Their best win is Marquette, a team that could be labeled as a disappointment, ranking 42nd in Pomeroy's ratings and 108th in the RPI.
Matta has had two other teams go undefeated in non-conference play during his time at Ohio State (2005-06 and 2010-11), beating up on schedules that weren't exactly stacked. Those two teams at least had one win apiece against teams that ended up in the top 25 of Pomeroy's rankings, however.
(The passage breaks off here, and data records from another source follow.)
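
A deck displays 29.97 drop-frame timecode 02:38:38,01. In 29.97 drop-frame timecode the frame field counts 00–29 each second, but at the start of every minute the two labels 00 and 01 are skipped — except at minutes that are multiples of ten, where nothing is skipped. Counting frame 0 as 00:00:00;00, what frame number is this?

As if non-drop at 30 labels/s: (2 × 3600 + 38 × 60 + 38) × 30 + 1 = 285541.
Minute boundaries passed: 158; those not divisible by 10: 158 − 15 = 143; dropped labels = 2 × 143 = 286.
Actual frame index = 285541 − 286 = 285255.

285255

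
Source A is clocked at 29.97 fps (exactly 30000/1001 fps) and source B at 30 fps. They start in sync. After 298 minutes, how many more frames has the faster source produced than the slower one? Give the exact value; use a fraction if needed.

536400/1001 frames

298 min = 17880 s.
A emits 30000/1001 × 17880 = 536400000/1001 frames; B emits 30 × 17880 = 536400.
Difference = 536400/1001 frames (≈ 535.8641); B is ahead of A.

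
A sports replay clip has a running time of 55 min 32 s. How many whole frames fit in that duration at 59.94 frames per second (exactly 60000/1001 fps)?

199720 frames

55 min 32 s = 3332 s.
Frames = 3332 × 60000/1001 = 28560000/143 ≈ 199720.2797.
Complete frames: 199720.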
The other two OSU teams, in case you were wondering, ended up losing in the Sweet 16.
Previous Power Ranking: 5
The opponent (New Orleans) was not good on Saturday, so there's not a lot to take from Michigan State's blowout win. But it was a good sign for the Spartans that Keith Appling broke out of a mini-slump. It might have even been good timing to play a lesser foe for Appling's confidence.
Appling had averaged six points and three assists in the previous two games, and he went for 27 points and eight assists with just one turnover on Saturday. Since Appling is arguably the most important Spartan, it could not have worked out any better, as the final primer before Big Ten play begins on Tuesday at Penn State.
Previous Power Ranking: 3
At this point a year ago (12 games in), the Cowboys were averaging 71.8 points per game and 1.08 points per possession. Those numbers this year are 86.4 and 1.20, respectively.
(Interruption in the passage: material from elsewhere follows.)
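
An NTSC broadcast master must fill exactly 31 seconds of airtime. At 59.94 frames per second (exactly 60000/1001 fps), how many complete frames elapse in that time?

1858 frames

Frames = 31 × 60000/1001 = 1860000/1001 ≈ 1858.1419.
Complete frames: 1858.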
Oklahoma State became relevant last year because of its defense, influenced heavily by Marcus Smart. That defense hasn't gone anywhere—it's still elite—and the offense has caught up. The Cowboys are only one win better at this point compared to last year, but wins and losses doesn't tell the whole story of how much they've improved.
Previous Power Ranking: 4
Syracuse is now the top-rated offense in the country in Pomeroy's adjusted offensive efficiency, and the backcourt has played a huge role in that climb.
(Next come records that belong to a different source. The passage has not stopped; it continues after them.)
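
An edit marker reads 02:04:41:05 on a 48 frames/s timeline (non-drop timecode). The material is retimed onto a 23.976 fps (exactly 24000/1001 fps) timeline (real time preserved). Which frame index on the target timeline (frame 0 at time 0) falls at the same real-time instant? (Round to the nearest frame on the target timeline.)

frame 179367

Source frame index: (2×3600 + 4×60 + 41) × 48 + 5 = 359093.
Real time: 359093 / (48) = 359093/48 s.
Target frame: (359093/48) × (24000/1001) = 25649500/143 ≈ 179367.133 → 179367.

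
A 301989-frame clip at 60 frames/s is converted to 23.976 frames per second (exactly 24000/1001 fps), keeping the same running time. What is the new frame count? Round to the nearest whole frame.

Frames at target rate = 301989 × (24000/1001) / (60) = 120795600/1001 ≈ 120674.925.
Nearest whole frame: 120675.

120675 frames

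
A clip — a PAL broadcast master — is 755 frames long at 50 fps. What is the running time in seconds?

15.1 seconds

Running time = 755 / (50) = 15.1 s.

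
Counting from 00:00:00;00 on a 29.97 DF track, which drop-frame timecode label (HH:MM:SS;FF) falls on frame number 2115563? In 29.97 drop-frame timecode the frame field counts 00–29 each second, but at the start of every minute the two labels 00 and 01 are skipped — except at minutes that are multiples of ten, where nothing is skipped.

19:36:29;11

Each 10-minute DF block holds 10 × 60 × 30 − 9 × 2 = 17982 frames. 2115563 ÷ 17982 → 117 full blocks, remainder 11669.
Within the partial block the first minute is 1800 frames and each further minute 1798, so 6 further minute boundaries passed. Total skipped labels = 18 × 117 + 2 × 6 = 2118.
Non-drop label index = 2115563 + 2118 = 2117681; at 30 labels/s that is 19:36:29:11, i.e. DF 19:36:29;11.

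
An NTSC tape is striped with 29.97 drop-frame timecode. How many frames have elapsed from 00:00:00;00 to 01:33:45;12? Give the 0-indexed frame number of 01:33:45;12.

As if non-drop at 30 labels/s: (1 × 3600 + 33 × 60 + 45) × 30 + 12 = 168762.
Minute boundaries passed: 93; those not divisible by 10: 93 − 9 = 84; dropped labels = 2 × 84 = 168.
Actual frame index = 168762 − 168 = 168594.

168594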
Trevor Cooney has been unreal from deep. He's made 50.6 percent of his threes and has made five threes in six of the last eight games. C.J. Fair has also been a consistent scorer. But the MVP for the Orange might just be freshman point guard Tyler Ennis.
Ennis scored 20 points, had two assists and committed no turnovers in the team's win on Saturday against Villanova. He's yet to have more than two turnovers in a game. This is a good time to remind everyone again that HE'S A FRESHMAN.
Ennis' ability to consistently get his team a good shot in the half court by creating off the dribble for himself and others has taken Syracuse's half-court offense from good last year (0.845 points per possession, according to Synergy) to excellent this year (0.964 points per possession).
Previous Power Ranking: 1
Arizona's length—the front line goes 7'0", 6'9" and 6'8"—is so imposing that opponents are wary to even attack the rim. On Monday, Northern Arizona didn't even attempt one shot at the rim, according to play-by-play data.
Not one dunk. Not one layup.
For the season, Arizona's opponents are attempting only 17 percent of their attempts at the rim, per Hoop-Math.com, and Iowa State is the only team in the country limiting opponents to a lower percentage of attempts. It's no coincidence that both of those teams are undefeated. It's hard to score consistently on jumpers alone.
Arizona's perimeter defense deserves some of the credit, but seeing all that size in the paint has to cause some hesitancy.